Efficiently Compiling Efficient Query Plans for Modern HardwareReference: Neumann, Thomas. "Efficiently compiling efficient query plans for modern hardware." Proceedings of the VLDB Endowment 4.9 (2011): 539-550.
This is one of the several papers belong to suggested readings for Parallel Join Algorithms (Query Compilation) of CMU 15-721: Database Systems.
As main memory grows, query performance is more and more determined by the raw CPU costs of query processing itself. The classical iterator style query processing technique is very simple and flexible, but shows poor performance on modern CPUs due to lack of locality and frequent instruction mis-predictions. Several techniques like batch oriented processing or vectorized tuple processing have been proposed in the past to improve this situation, but even these techniques are frequently out-performed by hand-written execution plans.
In this work we present a novel compilation strategy that translates a query into compact and efficient machine code using the LLVM compiler framework. By aiming at good code and data locality and predictable branch layout the resulting code frequently rivals the performance of hand-written C++ code. We integrated these techniques into the HyPer main memory database system and show that this results in excellent query performance while requiring only modest compilation time.
- The traditional way to execute these algebraic plans is the iterator model, sometimes also called Volcano-style processing: Every physical algebraic operator conceptually produces a tuple stream from its input, and allows for iterating over this tuple stream by repeatedly calling the next function of the operator.
- The disadvantages of Volcano-style processing: (1) the next function will be called for every single tuple produced as intermediate or final result, i.e., millions of times; (2) the call to next is usually a virtual call or a call via a function pointer. Consequently, the call is even more expensive than a regular call and degrades the branch prediction of modern; (3) this model often results in poor code locality and complex book-keeping.

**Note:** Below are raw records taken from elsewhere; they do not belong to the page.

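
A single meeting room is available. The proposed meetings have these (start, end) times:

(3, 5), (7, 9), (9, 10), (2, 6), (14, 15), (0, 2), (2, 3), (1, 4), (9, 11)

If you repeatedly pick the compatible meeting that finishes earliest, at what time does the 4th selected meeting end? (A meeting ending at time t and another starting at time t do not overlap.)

Order by finish time; keep every interval that doesn't clash with the previous kept one.
Sorted by end: (0,2)  (2,3)  (1,4)  (3,5)  (2,6)  (7,9)  (9,10)  (9,11)  (14,15)
take (0,2); take (2,3); take (3,5); skip (2,6); take (7,9); take (9,10); skip (9,11); take (14,15).
Selected: (0,2) (2,3) (3,5) (7,9) (9,10) (14,15)

9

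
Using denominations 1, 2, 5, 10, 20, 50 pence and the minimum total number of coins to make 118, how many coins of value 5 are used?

Greedy: take as many of the largest coin as possible, then repeat with the remainder.
118 − 2×50→18 − 1×10→8 − 1×5→3 − 1×2→1 − 1×1→0
Count of 5: 1

1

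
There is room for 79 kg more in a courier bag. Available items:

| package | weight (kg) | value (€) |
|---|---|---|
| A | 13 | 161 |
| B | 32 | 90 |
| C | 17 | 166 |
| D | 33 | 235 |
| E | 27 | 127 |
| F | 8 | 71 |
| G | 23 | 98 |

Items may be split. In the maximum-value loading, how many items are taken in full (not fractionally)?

4

Greedy by value/weight ratio, highest first.
Ratios (sorted): A 12.38, C 9.76, F 8.88, D 7.12, E 4.70, G 4.26, B 2.81
take A (13 @ 161); take C (17 @ 166); take F (8 @ 71); take D (33 @ 235); take 8/27 of E → 37.63. Capacity used 79/79.
4 item(s) taken whole; one partial (take 8/27 of E).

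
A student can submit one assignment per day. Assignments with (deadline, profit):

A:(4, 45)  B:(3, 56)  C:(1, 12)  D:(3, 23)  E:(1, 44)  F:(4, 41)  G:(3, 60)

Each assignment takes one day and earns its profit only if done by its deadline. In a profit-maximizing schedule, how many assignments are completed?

4

Take jobs in profit order; each goes to the latest open slot no later than its deadline.
By profit: G(d3,60), B(d3,56), A(d4,45), E(d1,44), F(d4,41), D(d3,23), C(d1,12)
G→slot 3; B→slot 2; A→slot 4; E→slot 1; F skipped; D skipped; C skipped.
4 of 7 scheduled.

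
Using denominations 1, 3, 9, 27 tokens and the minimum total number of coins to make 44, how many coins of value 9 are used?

1

44 = 1×27 + 1×9 + 2×3 + 2×1
Count of 9: 1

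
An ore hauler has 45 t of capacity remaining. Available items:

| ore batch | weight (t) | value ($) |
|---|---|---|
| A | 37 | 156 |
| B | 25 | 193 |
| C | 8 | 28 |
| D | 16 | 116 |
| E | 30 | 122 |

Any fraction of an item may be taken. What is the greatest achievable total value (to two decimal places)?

Sort by value per unit weight and fill in that order.
Order: B (193/25=7.72) > D (116/16=7.25) > A (156/37=4.22) > E (122/30=4.07) > C (28/8=3.50)
Fill: take B (25 @ 193) → take D (16 @ 116) → take 4/37 of A → 16.86; 45/45 used.
Total value = 325.86

325.86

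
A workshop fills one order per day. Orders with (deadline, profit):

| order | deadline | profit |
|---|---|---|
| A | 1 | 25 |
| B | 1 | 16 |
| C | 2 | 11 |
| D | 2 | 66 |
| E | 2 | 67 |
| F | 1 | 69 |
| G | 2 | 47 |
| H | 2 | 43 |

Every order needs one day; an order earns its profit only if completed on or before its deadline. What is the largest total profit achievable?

136

Take jobs in profit order; each goes to the latest open slot no later than its deadline.
Profit order: F=69 E=67 D=66 G=47 H=43 A=25 B=16 C=11
Assign: F→slot 1, E→slot 2, D skipped, G skipped, H skipped, A skipped, B skipped, C skipped.
Slots: [1:F] [2:E]
Profit = 69 + 67 = 136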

- The block-oriented processing amortizes the costs of calling another operator over the large number of produced tuples, such that the invocation costs become negligible, and it could also allow for vectorized operations.

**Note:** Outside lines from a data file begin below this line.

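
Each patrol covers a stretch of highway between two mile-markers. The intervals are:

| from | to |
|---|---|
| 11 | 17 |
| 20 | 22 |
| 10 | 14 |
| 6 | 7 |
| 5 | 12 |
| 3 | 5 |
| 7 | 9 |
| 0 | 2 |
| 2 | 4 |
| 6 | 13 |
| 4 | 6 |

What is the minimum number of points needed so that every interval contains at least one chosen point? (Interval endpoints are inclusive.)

By right end: [0,2]  [2,4]  [3,5]  [4,6]  [6,7]  [7,9]  [5,12]  [6,13]  [10,14]  [11,17]  [20,22]
[0,2] uncovered → point at 2; [3,5] uncovered → point at 5; [6,7] uncovered → point at 7; [10,14] uncovered → point at 14; [20,22] uncovered → point at 22.
Points: 2, 5, 7, 14, 22 (5 total).

5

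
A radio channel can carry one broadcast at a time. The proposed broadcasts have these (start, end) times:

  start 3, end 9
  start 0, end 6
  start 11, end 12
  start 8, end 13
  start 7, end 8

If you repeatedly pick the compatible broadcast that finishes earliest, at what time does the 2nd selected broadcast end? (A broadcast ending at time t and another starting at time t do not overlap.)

Sort by end time and greedily take each interval whose start is ≥ the last chosen end.
By end time: (0,6), (7,8), (3,9), (11,12), (8,13).
Pick (0,6); next start ≥ 6 → (7,8); next start ≥ 8 → (11,12).
Selected: (0,6) (7,8) (11,12)

8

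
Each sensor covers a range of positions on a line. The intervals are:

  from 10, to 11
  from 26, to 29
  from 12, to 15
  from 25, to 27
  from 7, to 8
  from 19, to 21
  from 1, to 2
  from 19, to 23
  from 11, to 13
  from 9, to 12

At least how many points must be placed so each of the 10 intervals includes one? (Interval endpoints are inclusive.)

6

Sort by right endpoint; whenever an interval is uncovered, place a point at its right end.
By right end: [1,2]  [7,8]  [10,11]  [9,12]  [11,13]  [12,15]  [19,21]  [19,23]  [25,27]  [26,29]
[1,2] uncovered → point at 2; [7,8] uncovered → point at 8; [10,11] uncovered → point at 11; [12,15] uncovered → point at 15; [19,21] uncovered → point at 21; [25,27] uncovered → point at 27.
Points: 2, 8, 11, 15, 21, 27 (6 total).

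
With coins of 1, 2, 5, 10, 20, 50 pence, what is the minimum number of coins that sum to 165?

Greedy: take as many of the largest coin as possible, then repeat with the remainder.
165 − 3×50→15 − 1×10→5 − 1×5→0
Total coins = 3 + 1 + 1 = 5

5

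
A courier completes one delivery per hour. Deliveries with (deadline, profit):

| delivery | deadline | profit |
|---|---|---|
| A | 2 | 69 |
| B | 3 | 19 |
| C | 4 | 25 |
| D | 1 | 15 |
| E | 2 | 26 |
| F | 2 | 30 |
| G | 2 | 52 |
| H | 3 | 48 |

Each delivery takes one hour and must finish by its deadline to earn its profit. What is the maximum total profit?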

However, it also eliminates the ability to pipeline data. Pipelining means that an operator can pass data to its parent operator without copying or otherwise materializing the data. When producing more than one tuple during a call this pure pipelining usually cannot be used any more, as the tuples have to be materialized somewhere to be accessible.
- An interesting observation in this context is that a hand-written program clearly outperforms even very fast vectorized systems.
In this paper, we propose a query compilation strategy that differs from existing approaches in several important ways.
- Processing is data centric and not operator centric. Data is processed such that we can keep it in CPU registers as long as possible. Operator boundaries are blurred to achieve this goal.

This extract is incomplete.